Oncology Centre, Addenbrookes Hospital, Hills Road, Cambridge, CB2 0QQ, UK.
Expert Rev Anticancer Ther. 2009 Dec;9(12):1793-805. doi: 10.1586/era.09.144.
Patients with metastatic renal cell cancer (mRCC) have traditionally had poor responses to systemic therapies. Recent developments in molecular biology have increased our understanding of the oncogenic processes and pathways in clear-cell mRCC. The development of drugs that target these pathways has expanded treatment options, improved prognosis and changed standard management of patients with clear-cell mRCC. Sunitinib, sorafenib and pazopanib (oral tyrosine kinase inhibitors) as well as everolimus and temsirolimus (mTOR inhibitors) and interferon with bevacizumab (an antibody to VEGF) have improved patient outcomes in large Phase III trials. These drugs have been incorporated into standard practice. Sunitinib has been adopted as first-line standard of care. Many agents are in development for treatment of mRCC, including axitinib in Phase III trials. We will review these treatments, their toxicities and how these targeted agents have impacted on mRCC.

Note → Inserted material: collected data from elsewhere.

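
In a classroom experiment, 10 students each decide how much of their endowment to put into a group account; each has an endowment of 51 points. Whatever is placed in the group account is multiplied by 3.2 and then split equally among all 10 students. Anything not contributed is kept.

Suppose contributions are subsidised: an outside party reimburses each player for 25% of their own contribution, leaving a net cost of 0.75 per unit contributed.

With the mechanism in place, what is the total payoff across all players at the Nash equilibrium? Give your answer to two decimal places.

Even with the mechanism, each unit contributed returns only (3.2/10) / 0.75 = 0.4267 per unit of net cost, so contributing nothing is still dominant.
Everyone keeps their endowment and the group total is 10 × 51 = 510.

510.00 points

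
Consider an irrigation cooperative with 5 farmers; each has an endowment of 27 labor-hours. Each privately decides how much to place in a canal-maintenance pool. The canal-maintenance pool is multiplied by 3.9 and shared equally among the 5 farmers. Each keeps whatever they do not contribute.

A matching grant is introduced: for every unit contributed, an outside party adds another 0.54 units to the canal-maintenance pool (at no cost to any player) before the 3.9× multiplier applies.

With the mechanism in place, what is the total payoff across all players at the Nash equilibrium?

Under the mechanism each unit contributed yields 3.9 × 1.54 / 5 = 1.2012 back to its contributor per unit of net cost, which exceeds 1, making full contribution the dominant choice for everyone.
So the Nash equilibrium is full contribution by all 5; the group earns 3.9 × 1.54 × 135 = 810.81.

810.81 labor-hours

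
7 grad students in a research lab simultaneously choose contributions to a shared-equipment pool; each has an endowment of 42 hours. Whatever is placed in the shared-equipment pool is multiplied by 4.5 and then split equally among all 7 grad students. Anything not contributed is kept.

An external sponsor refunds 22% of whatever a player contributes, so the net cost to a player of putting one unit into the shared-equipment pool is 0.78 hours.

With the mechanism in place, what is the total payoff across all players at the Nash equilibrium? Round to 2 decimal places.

294.00 hours

With the mechanism, a contributed unit returns (4.5/7) / 0.78 = 0.8242 per unit of net cost — still below 1 — so contributing 0 remains dominant for every player.
Everyone keeps their endowment and the group total is 7 × 42 = 294.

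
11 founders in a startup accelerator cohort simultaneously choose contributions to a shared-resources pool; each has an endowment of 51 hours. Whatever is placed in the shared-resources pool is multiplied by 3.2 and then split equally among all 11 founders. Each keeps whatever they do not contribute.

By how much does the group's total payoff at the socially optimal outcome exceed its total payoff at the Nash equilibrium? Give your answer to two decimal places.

1234.20 hours

Each contributed unit returns 3.2/11 = 0.2909 to its contributor — below 1 — so contributing 0 is dominant for every player. At the Nash equilibrium everyone keeps their 51, and the group total is 11 × 51 = 561.
Each contributed unit returns 3.200 to the group as a whole (0.2909 to each of 11 players), which exceeds 1, so the social optimum is full contribution: group total = 3.200 × 561 = 1795.20.
Efficiency loss = 1795.20 − 561 = 1234.20.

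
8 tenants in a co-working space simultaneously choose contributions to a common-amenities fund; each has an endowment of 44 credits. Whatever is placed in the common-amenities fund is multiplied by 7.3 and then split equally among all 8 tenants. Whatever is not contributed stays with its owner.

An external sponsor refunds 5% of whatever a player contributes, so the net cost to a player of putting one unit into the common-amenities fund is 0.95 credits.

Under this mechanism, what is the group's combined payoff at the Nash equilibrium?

The effective private return is (7.3/8) / 0.95 = 0.9605, which is still under 1, so the mechanism doesn't change anyone's dominant strategy: zero contribution.
Everyone keeps their endowment and the group total is 8 × 44 = 352.

352.00 credits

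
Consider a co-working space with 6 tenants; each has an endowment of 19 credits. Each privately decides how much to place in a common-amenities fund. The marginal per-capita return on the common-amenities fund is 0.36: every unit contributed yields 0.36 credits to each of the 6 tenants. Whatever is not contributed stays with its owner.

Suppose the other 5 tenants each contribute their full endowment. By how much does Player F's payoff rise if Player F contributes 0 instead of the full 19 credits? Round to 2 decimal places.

12.16 credits

Switching from a contribution of 19 to 0 lets Player F keep an extra 19 credits, but lowers the common-amenities fund by 19, which costs Player F their own share of that drop: 0.36 × 19 = 6.84.
Net gain = 19 − 6.84 = 12.16. The private return per contributed unit (0.36) is below 1, so free-riding is indeed the best response regardless of what the others do.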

患有转移性肾细胞癌(mRCC)的患者对系统治疗的反应一直很差。近年来分子生物学的发展提高了我们对 clear-cell mRCC 致癌过程和途径的认识。针对这些途径的药物的开发扩大了治疗选择,改善了预后并改变了 clear-cell mRCC 患者的标准治疗方法。舒尼替尼、索拉非尼和帕唑帕尼(口服酪氨酸激酶抑制剂)以及依维莫司和替西罗莫司(mTOR 抑制剂)以及与贝伐单抗(VEGF 抗体)联合的干扰素已在大型 III 期试验中改善了患者的结局。这些药物已被纳入标准治疗方案。舒尼替尼已被采用作为一线标准治疗药物。许多药物正在开发用于治疗 mRCC,包括 III 期试验中的阿昔替尼。我们将回顾这些治疗方法、它们的毒性以及这些靶向药物对 mRCC 的影响。